Лакей Joseph подал Анатолю сумку и саблю, и все вышли в переднюю.
– А шуба где? – сказал Долохов. – Эй, Игнатка! Поди к Матрене Матвеевне, спроси шубу, салоп соболий. Я слыхал, как увозят, – сказал Долохов, подмигнув. – Ведь она выскочит ни жива, ни мертва, в чем дома сидела; чуть замешкаешься, тут и слезы, и папаша, и мамаша, и сейчас озябла и назад, – а ты в шубу принимай сразу и неси в сани.
Лакей принес женский лисий салоп.
– Дурак, я тебе сказал соболий. Эй, Матрешка, соболий! – крикнул он так, что далеко по комнатам раздался его голос.
Красивая, худая и бледная цыганка, с блестящими, черными глазами и с черными, курчавыми сизого отлива волосами, в красной шали, выбежала с собольим салопом на руке.
– Что ж, мне не жаль, ты возьми, – сказала она, видимо робея перед своим господином и жалея салопа.
Долохов, не отвечая ей, взял шубу, накинул ее на Матрешу и закутал ее.
– Вот так, – сказал Долохов. – И потом вот так, – сказал он, и поднял ей около головы воротник, оставляя его только перед лицом немного открытым. – Потом вот так, видишь? – и он придвинул голову Анатоля к отверстию, оставленному воротником, из которого виднелась блестящая улыбка Матреши.
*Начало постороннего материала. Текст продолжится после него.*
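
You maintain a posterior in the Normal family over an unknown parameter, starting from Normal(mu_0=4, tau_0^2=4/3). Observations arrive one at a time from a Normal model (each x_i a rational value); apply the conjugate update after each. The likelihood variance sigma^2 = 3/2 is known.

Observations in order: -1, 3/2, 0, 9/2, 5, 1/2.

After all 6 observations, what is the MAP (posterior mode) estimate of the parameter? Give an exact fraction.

obs 1: x=-1 → posterior Normal(28/17, 12/17)
obs 2: x=3/2 → posterior Normal(8/5, 12/25)
obs 3: x=0 → posterior Normal(40/33, 4/11)
obs 4: x=9/2 → posterior Normal(76/41, 12/41)
obs 5: x=5 → posterior Normal(116/49, 12/49)
obs 6: x=1/2 → posterior Normal(40/19, 4/19)

40/19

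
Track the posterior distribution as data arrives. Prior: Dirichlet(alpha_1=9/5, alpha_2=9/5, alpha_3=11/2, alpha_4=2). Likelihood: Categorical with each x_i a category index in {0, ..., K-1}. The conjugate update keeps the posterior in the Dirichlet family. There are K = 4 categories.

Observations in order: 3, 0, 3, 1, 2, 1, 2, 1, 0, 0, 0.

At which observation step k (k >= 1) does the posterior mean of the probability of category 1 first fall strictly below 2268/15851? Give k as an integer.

k = 2

obs 1: x=3 → posterior Dirichlet(9/5, 9/5, 11/2, 3)
obs 2: x=0 → posterior Dirichlet(14/5, 9/5, 11/2, 3)
obs 3: x=3 → posterior Dirichlet(14/5, 9/5, 11/2, 4)
obs 4: x=1 → posterior Dirichlet(14/5, 14/5, 11/2, 4)
obs 5: x=2 → posterior Dirichlet(14/5, 14/5, 13/2, 4)
obs 6: x=1 → posterior Dirichlet(14/5, 19/5, 13/2, 4)
obs 7: x=2 → posterior Dirichlet(14/5, 19/5, 15/2, 4)
obs 8: x=1 → posterior Dirichlet(14/5, 24/5, 15/2, 4)
obs 9: x=0 → posterior Dirichlet(19/5, 24/5, 15/2, 4)
obs 10: x=0 → posterior Dirichlet(24/5, 24/5, 15/2, 4)
obs 11: x=0 → posterior Dirichlet(29/5, 24/5, 15/2, 4)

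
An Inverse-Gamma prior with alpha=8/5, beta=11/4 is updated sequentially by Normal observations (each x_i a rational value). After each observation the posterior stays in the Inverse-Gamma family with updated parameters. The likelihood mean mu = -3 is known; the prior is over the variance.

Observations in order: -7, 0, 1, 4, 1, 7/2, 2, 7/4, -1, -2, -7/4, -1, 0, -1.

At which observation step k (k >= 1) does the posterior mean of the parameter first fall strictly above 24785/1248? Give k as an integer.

obs 1: x=-7 → posterior Inverse-Gamma(21/10, 43/4)
obs 2: x=0 → posterior Inverse-Gamma(13/5, 61/4)
obs 3: x=1 → posterior Inverse-Gamma(31/10, 93/4)
obs 4: x=4 → posterior Inverse-Gamma(18/5, 191/4)
obs 5: x=1 → posterior Inverse-Gamma(41/10, 223/4)
obs 6: x=7/2 → posterior Inverse-Gamma(23/5, 615/8)
obs 7: x=2 → posterior Inverse-Gamma(51/10, 715/8)
obs 8: x=7/4 → posterior Inverse-Gamma(28/5, 3221/32)
obs 9: x=-1 → posterior Inverse-Gamma(61/10, 3285/32)
obs 10: x=-2 → posterior Inverse-Gamma(33/5, 3301/32)
obs 11: x=-7/4 → posterior Inverse-Gamma(71/10, 1663/16)
obs 12: x=-1 → posterior Inverse-Gamma(38/5, 1695/16)
obs 13: x=0 → posterior Inverse-Gamma(81/10, 1767/16)
obs 14: x=-1 → posterior Inverse-Gamma(43/5, 1799/16)

k = 6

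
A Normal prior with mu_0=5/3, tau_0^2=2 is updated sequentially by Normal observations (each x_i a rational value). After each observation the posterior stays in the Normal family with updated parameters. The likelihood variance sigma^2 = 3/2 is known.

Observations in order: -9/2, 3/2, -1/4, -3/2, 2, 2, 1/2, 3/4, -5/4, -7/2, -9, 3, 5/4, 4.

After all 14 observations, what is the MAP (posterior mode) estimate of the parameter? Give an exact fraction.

obs 1: x=-9/2 → posterior Normal(-13/7, 6/7)
obs 2: x=3/2 → posterior Normal(-7/11, 6/11)
obs 3: x=-1/4 → posterior Normal(-8/15, 2/5)
obs 4: x=-3/2 → posterior Normal(-14/19, 6/19)
obs 5: x=2 → posterior Normal(-6/23, 6/23)
obs 6: x=2 → posterior Normal(2/27, 2/9)
obs 7: x=1/2 → posterior Normal(4/31, 6/31)
obs 8: x=3/4 → posterior Normal(1/5, 6/35)
obs 9: x=-5/4 → posterior Normal(2/39, 2/13)
obs 10: x=-7/2 → posterior Normal(-12/43, 6/43)
obs 11: x=-9 → posterior Normal(-48/47, 6/47)
obs 12: x=3 → posterior Normal(-12/17, 2/17)
obs 13: x=5/4 → posterior Normal(-31/55, 6/55)
obs 14: x=4 → posterior Normal(-15/59, 6/59)

-15/59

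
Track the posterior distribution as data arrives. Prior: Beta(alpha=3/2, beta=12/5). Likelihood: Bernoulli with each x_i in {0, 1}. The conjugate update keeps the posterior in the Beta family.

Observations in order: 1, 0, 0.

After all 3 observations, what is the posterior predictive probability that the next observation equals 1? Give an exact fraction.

25/69

obs 1: x=1 → posterior Beta(5/2, 12/5)
obs 2: x=0 → posterior Beta(5/2, 17/5)
obs 3: x=0 → posterior Beta(5/2, 22/5)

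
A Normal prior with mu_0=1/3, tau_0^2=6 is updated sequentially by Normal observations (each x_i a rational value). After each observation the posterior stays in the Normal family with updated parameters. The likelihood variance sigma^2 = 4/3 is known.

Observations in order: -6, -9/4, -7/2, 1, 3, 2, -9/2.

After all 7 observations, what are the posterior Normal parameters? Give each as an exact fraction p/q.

obs 1: x=-6 → posterior Normal(-160/33, 12/11)
obs 2: x=-9/4 → posterior Normal(-883/240, 3/5)
obs 3: x=-7/2 → posterior Normal(-1261/348, 12/29)
obs 4: x=1 → posterior Normal(-1153/456, 6/19)
obs 5: x=3 → posterior Normal(-829/564, 12/47)
obs 6: x=2 → posterior Normal(-613/672, 3/14)
obs 7: x=-9/2 → posterior Normal(-1099/780, 12/65)

mu_0=-1099/780, tau_0^2=12/65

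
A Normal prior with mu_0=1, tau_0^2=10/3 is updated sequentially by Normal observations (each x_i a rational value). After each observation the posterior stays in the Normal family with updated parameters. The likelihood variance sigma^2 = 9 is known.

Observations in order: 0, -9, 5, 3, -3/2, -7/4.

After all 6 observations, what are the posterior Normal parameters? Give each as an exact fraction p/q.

obs 1: x=0 → posterior Normal(27/37, 90/37)
obs 2: x=-9 → posterior Normal(-63/47, 90/47)
obs 3: x=5 → posterior Normal(-13/57, 30/19)
obs 4: x=3 → posterior Normal(17/67, 90/67)
obs 5: x=-3/2 → posterior Normal(2/77, 90/77)
obs 6: x=-7/4 → posterior Normal(-31/174, 30/29)

mu_0=-31/174, tau_0^2=30/29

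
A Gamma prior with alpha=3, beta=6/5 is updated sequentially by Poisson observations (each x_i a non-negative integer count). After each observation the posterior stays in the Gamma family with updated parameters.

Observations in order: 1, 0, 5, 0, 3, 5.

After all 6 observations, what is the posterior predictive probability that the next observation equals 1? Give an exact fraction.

obs 1: x=1 → posterior Gamma(4, 11/5)
obs 2: x=0 → posterior Gamma(4, 16/5)
obs 3: x=5 → posterior Gamma(9, 21/5)
obs 4: x=0 → posterior Gamma(9, 26/5)
obs 5: x=3 → posterior Gamma(12, 31/5)
obs 6: x=5 → posterior Gamma(17, 36/5)

24353502996435986706239324160/107178930967531784356353269521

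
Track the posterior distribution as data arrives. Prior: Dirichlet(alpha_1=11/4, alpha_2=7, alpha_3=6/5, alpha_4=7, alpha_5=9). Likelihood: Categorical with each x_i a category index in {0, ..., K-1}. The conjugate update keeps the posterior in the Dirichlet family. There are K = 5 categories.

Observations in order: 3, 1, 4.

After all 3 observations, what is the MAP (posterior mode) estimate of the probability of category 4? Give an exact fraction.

180/499

obs 1: x=3 → posterior Dirichlet(11/4, 7, 6/5, 8, 9)
obs 2: x=1 → posterior Dirichlet(11/4, 8, 6/5, 8, 9)
obs 3: x=4 → posterior Dirichlet(11/4, 8, 6/5, 8, 10)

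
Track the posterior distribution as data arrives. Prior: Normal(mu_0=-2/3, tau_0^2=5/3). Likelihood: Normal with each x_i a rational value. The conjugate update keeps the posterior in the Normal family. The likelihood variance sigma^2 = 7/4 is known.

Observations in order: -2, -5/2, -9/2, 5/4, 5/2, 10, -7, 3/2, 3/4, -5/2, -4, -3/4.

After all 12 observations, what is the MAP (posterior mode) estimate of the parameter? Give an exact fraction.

-53/87

obs 1: x=-2 → posterior Normal(-54/41, 35/41)
obs 2: x=-5/2 → posterior Normal(-104/61, 35/61)
obs 3: x=-9/2 → posterior Normal(-194/81, 35/81)
obs 4: x=5/4 → posterior Normal(-169/101, 35/101)
obs 5: x=5/2 → posterior Normal(-119/121, 35/121)
obs 6: x=10 → posterior Normal(27/47, 35/141)
obs 7: x=-7 → posterior Normal(-59/161, 5/23)
obs 8: x=3/2 → posterior Normal(-29/181, 35/181)
obs 9: x=3/4 → posterior Normal(-14/201, 35/201)
obs 10: x=-5/2 → posterior Normal(-64/221, 35/221)
obs 11: x=-4 → posterior Normal(-144/241, 35/241)
obs 12: x=-3/4 → posterior Normal(-53/87, 35/261)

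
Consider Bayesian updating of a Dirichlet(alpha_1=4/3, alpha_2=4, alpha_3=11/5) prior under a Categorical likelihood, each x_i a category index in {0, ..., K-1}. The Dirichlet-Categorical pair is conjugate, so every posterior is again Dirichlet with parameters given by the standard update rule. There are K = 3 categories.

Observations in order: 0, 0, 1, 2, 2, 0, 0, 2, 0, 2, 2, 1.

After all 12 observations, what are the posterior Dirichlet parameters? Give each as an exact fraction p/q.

alpha_1=19/3, alpha_2=6, alpha_3=36/5

obs 1: x=0 → posterior Dirichlet(7/3, 4, 11/5)
obs 2: x=0 → posterior Dirichlet(10/3, 4, 11/5)
obs 3: x=1 → posterior Dirichlet(10/3, 5, 11/5)
obs 4: x=2 → posterior Dirichlet(10/3, 5, 16/5)
obs 5: x=2 → posterior Dirichlet(10/3, 5, 21/5)
obs 6: x=0 → posterior Dirichlet(13/3, 5, 21/5)
obs 7: x=0 → posterior Dirichlet(16/3, 5, 21/5)
obs 8: x=2 → posterior Dirichlet(16/3, 5, 26/5)
obs 9: x=0 → posterior Dirichlet(19/3, 5, 26/5)
obs 10: x=2 → posterior Dirichlet(19/3, 5, 31/5)
obs 11: x=2 → posterior Dirichlet(19/3, 5, 36/5)
obs 12: x=1 → posterior Dirichlet(19/3, 6, 36/5)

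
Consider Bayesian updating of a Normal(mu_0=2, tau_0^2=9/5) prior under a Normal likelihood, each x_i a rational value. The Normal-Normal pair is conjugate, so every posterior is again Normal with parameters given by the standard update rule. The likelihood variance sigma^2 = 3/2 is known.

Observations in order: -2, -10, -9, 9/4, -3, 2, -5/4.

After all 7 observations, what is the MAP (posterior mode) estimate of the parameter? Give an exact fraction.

obs 1: x=-2 → posterior Normal(-2/11, 9/11)
obs 2: x=-10 → posterior Normal(-62/17, 9/17)
obs 3: x=-9 → posterior Normal(-116/23, 9/23)
obs 4: x=9/4 → posterior Normal(-205/58, 9/29)
obs 5: x=-3 → posterior Normal(-241/70, 9/35)
obs 6: x=2 → posterior Normal(-217/82, 9/41)
obs 7: x=-5/4 → posterior Normal(-116/47, 9/47)

-116/47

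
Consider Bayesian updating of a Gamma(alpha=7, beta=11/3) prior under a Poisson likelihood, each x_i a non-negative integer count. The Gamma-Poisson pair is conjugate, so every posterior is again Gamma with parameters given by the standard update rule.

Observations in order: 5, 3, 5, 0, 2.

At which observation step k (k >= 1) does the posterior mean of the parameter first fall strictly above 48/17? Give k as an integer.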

– Ну прощай, Матреша, – сказал Анатоль, целуя ее. – Эх, кончена моя гульба здесь! Стешке кланяйся. Ну, прощай! Прощай, Матреша; ты мне пожелай счастья.
– Ну, дай то вам Бог, князь, счастья большого, – сказала Матреша, с своим цыганским акцентом.
У крыльца стояли две тройки, двое молодцов ямщиков держали их. Балага сел на переднюю тройку, и, высоко поднимая локти, неторопливо разобрал вожжи. Анатоль и Долохов сели к нему. Макарин, Хвостиков и лакей сели в другую тройку.
– Готовы, что ль? – спросил Балага.
– Пущай! – крикнул он, заматывая вокруг рук вожжи, и тройка понесла бить вниз по Никитскому бульвару.
– Тпрру! Поди, эй!… Тпрру, – только слышался крик Балаги и молодца, сидевшего на козлах. На Арбатской площади тройка зацепила карету, что то затрещало, послышался крик, и тройка полетела по Арбату.